The center of the brochure featured the above photo of the railroad’s two streamlined trains: the Nancy Hanks II (the railway had previously operated a train called Nancy Hanks in the 1890s) and Man o’ War. It may seem strange that a Georgia railroad would name a train for Abraham Lincoln’s mother, but in fact the train was named for a champion trotting horse from Kentucky, which in turn had been named for Lincoln’s mother.
The Nancy, as locals called it, made one round trip a day over the 294 miles between Atlanta and Savannah, while the Man o’ War–which was obviously also named for a champion race horse–made two round trips per day over the 117 miles between Atlanta and Columbus, Georgia. The first 6 or 7 miles out of Atlanta were on the same tracks, which is undoubtedly where the above photo was taken. A few years after this brochure was issued, Central of Georgia acquired a former Wabash dome car and added it to the Nancy.
The Man o’ War consisted of just four Budd-built cars: two coaches, a baggage-coach, and a tavern-observation car, for a total of 152 revenue seats and 56 non-revenue seats, all pulled by a General Motors E-7 locomotive. The Nancy Hanks was built by American Car & Foundry and included the same four cars plus one more coach, for 216 revenue and 54 non-revenue seats. During its first couple of years of operation, the Nancy carried an average of 243 passengers per trip, indicating that the railroad added coaches on weekends and other special occasions.

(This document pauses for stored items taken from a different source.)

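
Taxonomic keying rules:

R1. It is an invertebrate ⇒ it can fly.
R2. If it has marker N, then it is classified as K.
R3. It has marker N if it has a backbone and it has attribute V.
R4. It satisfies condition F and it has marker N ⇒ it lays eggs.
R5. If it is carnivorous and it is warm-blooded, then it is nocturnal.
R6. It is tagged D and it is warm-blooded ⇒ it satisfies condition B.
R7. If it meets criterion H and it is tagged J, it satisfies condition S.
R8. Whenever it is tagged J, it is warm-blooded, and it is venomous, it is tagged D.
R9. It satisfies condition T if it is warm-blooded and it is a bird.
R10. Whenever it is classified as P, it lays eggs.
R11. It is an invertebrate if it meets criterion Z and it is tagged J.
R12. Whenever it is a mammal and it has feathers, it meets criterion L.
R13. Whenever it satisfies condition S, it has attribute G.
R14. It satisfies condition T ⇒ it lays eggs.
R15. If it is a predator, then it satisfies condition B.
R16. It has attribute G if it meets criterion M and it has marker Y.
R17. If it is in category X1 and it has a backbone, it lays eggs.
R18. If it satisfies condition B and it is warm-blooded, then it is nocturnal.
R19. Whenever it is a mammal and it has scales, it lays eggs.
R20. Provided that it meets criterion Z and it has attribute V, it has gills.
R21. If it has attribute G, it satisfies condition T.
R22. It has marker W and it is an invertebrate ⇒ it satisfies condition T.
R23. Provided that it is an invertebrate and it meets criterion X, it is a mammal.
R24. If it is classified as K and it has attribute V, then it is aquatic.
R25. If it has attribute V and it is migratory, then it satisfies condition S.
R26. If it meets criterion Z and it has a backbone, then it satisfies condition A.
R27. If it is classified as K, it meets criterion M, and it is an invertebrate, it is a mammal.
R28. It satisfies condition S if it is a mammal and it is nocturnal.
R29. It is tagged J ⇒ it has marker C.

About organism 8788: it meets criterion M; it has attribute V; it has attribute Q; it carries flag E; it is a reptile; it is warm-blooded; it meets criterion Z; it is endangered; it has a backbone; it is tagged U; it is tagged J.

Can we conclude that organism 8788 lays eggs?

No

Forward chaining from the given facts derives: has marker N, is an invertebrate, has gills, satisfies condition A, has marker C, can fly, is classified as K, is aquatic, is a mammal.
Rules concluding "it lays eggs": R4 needs "it satisfies condition F"; R10 needs "it is classified as P"; R14 needs "it satisfies condition T"; R17 needs "it is in category X1"; R19 needs "it has scales" — none of these are established.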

In compliance with Jim Crow laws, the Central of Georgia segregated the coaches with blacks confined to the baggage-coach of the Man o’ War and the baggage-coach and part of the first full coach of the Nancy Hanks. Blacks weren’t even allowed to patronize the diner-lounges. Most railroads did not appreciate the extra costs these laws imposed on them, but the Central of Georgia initially refused to desegregate even after Congress passed laws against such segregation, saying federal laws didn’t apply to its passenger trains because they didn’t cross state lines.
Most of this brochure isn’t about the passenger trains but focuses on the history of the railway, including four photos of steam locomotives. The name of the brochure is “the Right Way,” a tribute to the fact that the railway had managed to survive 125 years. In fact, it had gone bankrupt twice during that time, and had been acquired by two other railroads at various times in its history. In 1963, the Southern Railway bought it and today it is apart of the Norfolk Southern.